Nato nel 2017 da un’idea dell’imprenditore granitese-svizzero Salvatore Romano e di sua moglie Karin Maier, il progetto Art Project Graniti è diretto dall’artista hawaiano Richard Ralya. L’obiettivo? Portare arte, bellezza e cultura nel cuore della Sicilia, coinvolgendo artisti internazionali e creando nuovi circuiti turistici attorno alla street art.
Quattro artisti, quattro nuovi murales. Per l’edizione 2025 sono stati selezionati quattro artisti in residenza, che realizzeranno quattro nuovi murales.

Theic, artista uruguaiano di base a Lisbona, porterà la sua passione per la mitologia e i ritratti contemporanei, con opere intense e simboliche.
Taquen, da Madrid, mescolerà natura ed emozioni in murales poetici e minimali, dove ogni linea dialoga con l’ambiente.
Guillem Font, tra Messico e Catalogna, userà toni monocromatici e texture organiche per riflettere sul nostro rapporto con la natura.
Luisa Estrada, dal Messico, unisce paesaggio, architettura e arte partecipativa, con uno sguardo sociale e profondamente sensibile.
Non solo murales: laboratori, spettacoli ed eventi.

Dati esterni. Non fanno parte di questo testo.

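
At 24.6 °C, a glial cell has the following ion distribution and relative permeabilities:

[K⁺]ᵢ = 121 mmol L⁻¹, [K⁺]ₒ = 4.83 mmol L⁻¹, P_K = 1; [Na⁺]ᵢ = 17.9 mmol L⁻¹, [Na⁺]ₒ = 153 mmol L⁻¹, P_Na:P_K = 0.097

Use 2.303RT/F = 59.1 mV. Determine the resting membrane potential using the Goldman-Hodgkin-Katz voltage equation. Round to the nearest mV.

-47 mV

Vm = 59.1 · log₁₀[(Σ P·[cation]ₒ + Σ P·[anion]ᵢ) / (Σ P·[cation]ᵢ + Σ P·[anion]ₒ)]
Numerator = 1×4.83 + 0.097×153 = 19.67
Denominator = 1×121 + 0.097×17.9 = 122.7
Vm = 59.1 · log₁₀(0.16027) = 59.1 × (-0.7951) = -46.99 mV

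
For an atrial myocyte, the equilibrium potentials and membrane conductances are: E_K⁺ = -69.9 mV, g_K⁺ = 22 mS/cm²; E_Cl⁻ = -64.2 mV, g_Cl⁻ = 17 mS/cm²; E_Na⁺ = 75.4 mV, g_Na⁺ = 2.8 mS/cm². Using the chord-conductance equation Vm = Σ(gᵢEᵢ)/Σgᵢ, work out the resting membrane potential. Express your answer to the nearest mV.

-58 mV

Σ gᵢEᵢ = 22·(-69.9) + 17·(-64.2) + 2.8·(75.4) = -2418.08
Σ gᵢ = 22 + 17 + 2.8 = 41.8
Vm = -2418.08 / 41.8 = -57.85 mV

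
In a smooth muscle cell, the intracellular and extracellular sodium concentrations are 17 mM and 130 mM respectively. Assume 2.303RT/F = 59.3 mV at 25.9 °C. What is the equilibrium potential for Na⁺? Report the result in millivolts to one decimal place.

52.4 mV

E = (59.3/z) · log₁₀([Na⁺]_out/[Na⁺]_in) with z = +1.
= (59.3/1) · log₁₀(130/17) = 59.30 · log₁₀(7.647)
= 59.30 · (0.8835) = 52.39 mV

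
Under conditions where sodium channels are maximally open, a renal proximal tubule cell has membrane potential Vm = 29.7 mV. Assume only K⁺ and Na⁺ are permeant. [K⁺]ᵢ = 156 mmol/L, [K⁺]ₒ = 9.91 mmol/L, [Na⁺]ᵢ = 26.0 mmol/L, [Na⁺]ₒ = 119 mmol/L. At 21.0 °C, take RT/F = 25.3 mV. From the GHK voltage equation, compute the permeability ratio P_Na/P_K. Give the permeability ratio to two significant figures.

Let α = P_Na/P_K. GHK: Vm = 25.3·ln[(Kₒ + α·Naₒ)/(Kᵢ + α·Naᵢ)].
e^(Vm/25.3) = e^(29.7/25.3) = 3.2346
So 3.2346·(Kᵢ + α·Naᵢ) = Kₒ + α·Naₒ → α = (3.2346·156.0 − 9.91) / (119.0 − 3.2346·26.0)
α = (504.6 − 9.91) / (119.0 − 84.1) = 494.7/34.9 = 14.17

14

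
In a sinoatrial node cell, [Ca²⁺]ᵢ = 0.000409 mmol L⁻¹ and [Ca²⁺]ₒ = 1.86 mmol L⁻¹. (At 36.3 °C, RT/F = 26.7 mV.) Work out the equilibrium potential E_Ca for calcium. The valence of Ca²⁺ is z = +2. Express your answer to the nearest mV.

E = (26.7/z) · ln([Ca²⁺]_out/[Ca²⁺]_in) with z = +2.
= (26.7/2) · ln(1.86/0.000409) = 13.35 · ln(4548)
= 13.35 · (8.4224) = 112.44 mV

112 mV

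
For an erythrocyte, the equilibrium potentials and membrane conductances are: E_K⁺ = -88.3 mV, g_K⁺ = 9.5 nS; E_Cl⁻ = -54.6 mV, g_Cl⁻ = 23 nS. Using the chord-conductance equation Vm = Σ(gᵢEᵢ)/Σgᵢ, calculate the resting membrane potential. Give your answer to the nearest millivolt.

-64 mV

Σ gᵢEᵢ = 9.5·(-88.3) + 23·(-54.6) = -2094.65
Σ gᵢ = 9.5 + 23 = 32.5
Vm = -2094.65 / 32.5 = -64.45 mV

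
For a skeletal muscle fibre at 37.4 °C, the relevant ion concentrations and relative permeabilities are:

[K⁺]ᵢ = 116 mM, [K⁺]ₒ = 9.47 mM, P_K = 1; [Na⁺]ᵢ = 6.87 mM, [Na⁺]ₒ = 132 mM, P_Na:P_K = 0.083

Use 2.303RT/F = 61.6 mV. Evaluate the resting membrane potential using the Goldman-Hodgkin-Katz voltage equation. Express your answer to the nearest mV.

Vm = 61.6 · log₁₀[(Σ P·[cation]ₒ + Σ P·[anion]ᵢ) / (Σ P·[cation]ᵢ + Σ P·[anion]ₒ)]
Numerator = 1×9.47 + 0.083×132 = 20.43
Denominator = 1×116 + 0.083×6.87 = 116.6
Vm = 61.6 · log₁₀(0.17522) = 61.6 × (-0.7564) = -46.59 mV

-47 mV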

Il festival non è solo arte da ammirare: durante le settimane di residenza saranno organizzati laboratori, incontri e spettacoli, coinvolgendo turisti, residenti e famiglie in un’esperienza creativa e partecipata.

Graniti si conferma così un esempio virtuoso di rigenerazione culturale: da piccolo paese nascosto tra le montagne, a tappa obbligata per chi ama l’arte contemporanea e vuole scoprire una Sicilia diversa.